Joan of Arc said very little about the role of women that we know of. According to accounts from her trial, she spoke mostly about herself, distancing herself not from the battlefield but from doing any killing.
DETAILS
What Joan of Arc / Jeanne d'Arc did was to dismiss the prophecy of Katherine de La Rochelle, a 'prophetess' with the Armagnacs during the Hundred Years War. Records from her trial state Joan recalled meeting Catherine, and that the latter told her that
a certain white lady came to her, arrayed in cloth of gold,
telling her to go through the good towns with heralds and trumpets
which the king would give her, to proclaim that whosoever possessed
gold, silver, or hidden treasure should immediately bring it forth;
and that she would immediately know those who having any hidden did
not bring it forth, and would be easily able to find it; and it should
go to the paying of Jeanne's men-at-arms.
Joan of Arc's response to Catherine was that
she should go back to her husband, and look after her household (in
French "son mesnage") and care for her children.
Again according to the trial records, Joan
wrote telling her king what he should do, and when she came to him she
said that this question of Catherine was folly and nothing more.
Although one could interpret Joan's actions as aimed at undermining a rival, it seems more likely that she saw Catherine as a charlatan whose prophesy, if followed, would serve no useful purpose. Kelly DeVries, in Joan of Arc: A Military Leader, argues that the evidence points to Joan being someone who
was a devoted believer in the Christian God...[and] had one cause: a
unified, unoccupied France.
Despite wearing men's clothes and fighting alongside men, there is no evidence that Joan of Arc had 'feminist views'; she did what she felt had to be done to achieve her goals, and her actions (she said) were driven by the voices she said she heard. Telling Catherine to
go back home and do the housework, etc, is one of Joan of Arc's few recorded statements concerning (in any
manner) the subject of "gender roles" - the other chief statement
being her comment that "I would prefer to spin wool beside my poor
mother [i.e., rather than going to the war], because this is not of my
social station", explaining elsewhere that she had resisted for
several years her saints' orders to go to the war.
Helen Castor, author of Joan of Arc: A History (in this article) says Joan
would beat camp followers with the flat of her sword and angrily drive
them away...unless soldiers came forward to marry them.

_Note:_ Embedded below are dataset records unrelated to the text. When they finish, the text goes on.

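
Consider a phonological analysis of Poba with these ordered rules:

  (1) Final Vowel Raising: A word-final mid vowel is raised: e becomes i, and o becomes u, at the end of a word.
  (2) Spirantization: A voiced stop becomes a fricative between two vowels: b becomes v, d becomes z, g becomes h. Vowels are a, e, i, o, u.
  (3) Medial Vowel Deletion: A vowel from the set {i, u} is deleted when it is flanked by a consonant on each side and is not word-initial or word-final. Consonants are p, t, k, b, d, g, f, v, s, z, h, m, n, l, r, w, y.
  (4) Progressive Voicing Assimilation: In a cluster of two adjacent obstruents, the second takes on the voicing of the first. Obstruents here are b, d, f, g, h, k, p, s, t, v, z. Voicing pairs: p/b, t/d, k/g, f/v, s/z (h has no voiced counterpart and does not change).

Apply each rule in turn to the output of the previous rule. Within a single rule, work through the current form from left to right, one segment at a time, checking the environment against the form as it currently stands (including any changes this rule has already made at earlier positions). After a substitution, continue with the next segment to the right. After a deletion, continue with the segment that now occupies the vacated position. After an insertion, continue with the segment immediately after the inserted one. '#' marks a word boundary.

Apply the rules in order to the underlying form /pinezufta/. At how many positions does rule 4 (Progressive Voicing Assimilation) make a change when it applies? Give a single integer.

(1) Final Vowel Raising: no change — [pinezufta]
(2) Spirantization: no change — [pinezufta]
(3) Medial Vowel Deletion: [pinezufta] → [pnezfta]
(4) Progressive Voicing Assimilation: [pnezfta] → [pnezvda]
Rule 4 changed 2 position(s).

2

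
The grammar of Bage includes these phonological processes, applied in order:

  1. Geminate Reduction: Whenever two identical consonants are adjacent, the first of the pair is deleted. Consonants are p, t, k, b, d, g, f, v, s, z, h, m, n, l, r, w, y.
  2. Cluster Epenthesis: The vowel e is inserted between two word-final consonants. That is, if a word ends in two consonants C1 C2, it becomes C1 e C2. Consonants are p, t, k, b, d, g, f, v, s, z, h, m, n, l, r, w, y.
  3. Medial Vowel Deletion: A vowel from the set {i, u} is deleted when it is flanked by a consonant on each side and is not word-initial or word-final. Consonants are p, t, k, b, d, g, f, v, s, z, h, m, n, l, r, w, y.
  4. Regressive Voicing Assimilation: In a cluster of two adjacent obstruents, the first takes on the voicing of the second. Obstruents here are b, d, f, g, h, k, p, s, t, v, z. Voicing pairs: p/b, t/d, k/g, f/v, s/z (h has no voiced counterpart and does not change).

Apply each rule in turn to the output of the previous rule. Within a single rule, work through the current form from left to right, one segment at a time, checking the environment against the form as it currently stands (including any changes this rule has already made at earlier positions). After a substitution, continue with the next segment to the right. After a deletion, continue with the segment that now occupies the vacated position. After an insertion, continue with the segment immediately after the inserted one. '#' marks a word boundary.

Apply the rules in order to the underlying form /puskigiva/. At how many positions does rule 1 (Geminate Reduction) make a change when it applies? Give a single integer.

1 Geminate Reduction: no change — [puskigiva]
2 Cluster Epenthesis: no change — [puskigiva]
3 Medial Vowel Deletion: [puskigiva] → [pskgva]
4 Regressive Voicing Assimilation: [pskgva] → [psggva]
Rule 1 changed 0 position(s).

0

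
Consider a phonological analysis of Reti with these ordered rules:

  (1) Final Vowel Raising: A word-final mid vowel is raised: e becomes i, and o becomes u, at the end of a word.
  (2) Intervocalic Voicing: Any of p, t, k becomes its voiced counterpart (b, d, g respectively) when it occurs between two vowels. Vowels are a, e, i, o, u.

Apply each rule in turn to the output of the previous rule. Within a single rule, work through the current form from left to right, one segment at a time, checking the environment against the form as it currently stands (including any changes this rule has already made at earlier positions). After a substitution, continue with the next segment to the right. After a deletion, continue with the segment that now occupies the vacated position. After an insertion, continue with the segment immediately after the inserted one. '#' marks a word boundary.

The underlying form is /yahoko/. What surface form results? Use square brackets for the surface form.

(1) Final Vowel Raising: [yahoko] → [yahoku]
(2) Intervocalic Voicing: [yahoku] → [yahogu]

[yahogu]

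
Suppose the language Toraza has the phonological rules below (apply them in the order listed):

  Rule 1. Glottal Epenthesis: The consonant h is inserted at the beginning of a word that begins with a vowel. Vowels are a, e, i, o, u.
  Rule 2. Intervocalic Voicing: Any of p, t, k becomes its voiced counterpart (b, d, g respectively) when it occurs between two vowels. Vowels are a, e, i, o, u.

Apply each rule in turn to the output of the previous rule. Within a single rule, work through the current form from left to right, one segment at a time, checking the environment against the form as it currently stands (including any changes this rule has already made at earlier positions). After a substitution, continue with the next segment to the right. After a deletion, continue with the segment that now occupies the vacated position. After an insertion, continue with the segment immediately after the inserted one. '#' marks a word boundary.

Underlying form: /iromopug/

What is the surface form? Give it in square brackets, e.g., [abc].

Rule 1 Glottal Epenthesis: [iromopug] → [hiromopug]
Rule 2 Intervocalic Voicing: [hiromopug] → [hiromobug]

[hiromobug]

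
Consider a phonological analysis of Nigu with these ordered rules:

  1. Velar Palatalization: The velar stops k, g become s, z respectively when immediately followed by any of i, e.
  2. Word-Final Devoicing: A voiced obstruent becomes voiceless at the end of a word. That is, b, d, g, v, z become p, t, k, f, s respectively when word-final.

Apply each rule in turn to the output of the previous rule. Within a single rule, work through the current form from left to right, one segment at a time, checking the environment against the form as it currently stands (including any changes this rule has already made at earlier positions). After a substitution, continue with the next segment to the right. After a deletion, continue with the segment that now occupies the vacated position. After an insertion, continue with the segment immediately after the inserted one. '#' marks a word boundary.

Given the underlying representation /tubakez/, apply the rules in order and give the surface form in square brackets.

1 Velar Palatalization: [tubakez] → [tubasez]
2 Word-Final Devoicing: [tubasez] → [tubases]

[tubases]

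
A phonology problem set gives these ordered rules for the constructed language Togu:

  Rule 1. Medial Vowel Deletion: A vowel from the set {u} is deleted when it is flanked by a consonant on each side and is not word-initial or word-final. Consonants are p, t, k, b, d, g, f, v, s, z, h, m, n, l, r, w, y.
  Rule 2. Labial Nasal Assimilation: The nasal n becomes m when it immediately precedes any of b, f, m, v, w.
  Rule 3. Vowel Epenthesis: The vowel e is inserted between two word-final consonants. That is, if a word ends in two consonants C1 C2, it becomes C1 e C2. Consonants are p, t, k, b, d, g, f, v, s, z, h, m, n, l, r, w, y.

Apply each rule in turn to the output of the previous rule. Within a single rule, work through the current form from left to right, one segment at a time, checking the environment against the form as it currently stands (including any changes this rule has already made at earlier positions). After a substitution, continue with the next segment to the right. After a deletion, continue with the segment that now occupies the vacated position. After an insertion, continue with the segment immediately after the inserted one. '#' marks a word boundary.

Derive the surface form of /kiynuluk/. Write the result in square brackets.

[kiynlek]

Rule 1 Medial Vowel Deletion: [kiynuluk] → [kiynlk]
Rule 2 Labial Nasal Assimilation: no change — [kiynlk]
Rule 3 Vowel Epenthesis: [kiynlk] → [kiynlek]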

This action speaks more of a leader who was devout and who wanted to maintain a disciplined fighting force rather than a feminist or a populist. Susan Crane, in Clothing and Gender Definition: Joan of·Arc sums up her role on the battlefield thus:
She sees herself as a fighter...not a mother or a bride; but the
modifications she brings to war leadership by carrying her own
standard, refraining from killing, and preferring her stick and her
standard to her sword constitute her refusal to succumb uncritically
to the conventional model of the masculine warrior.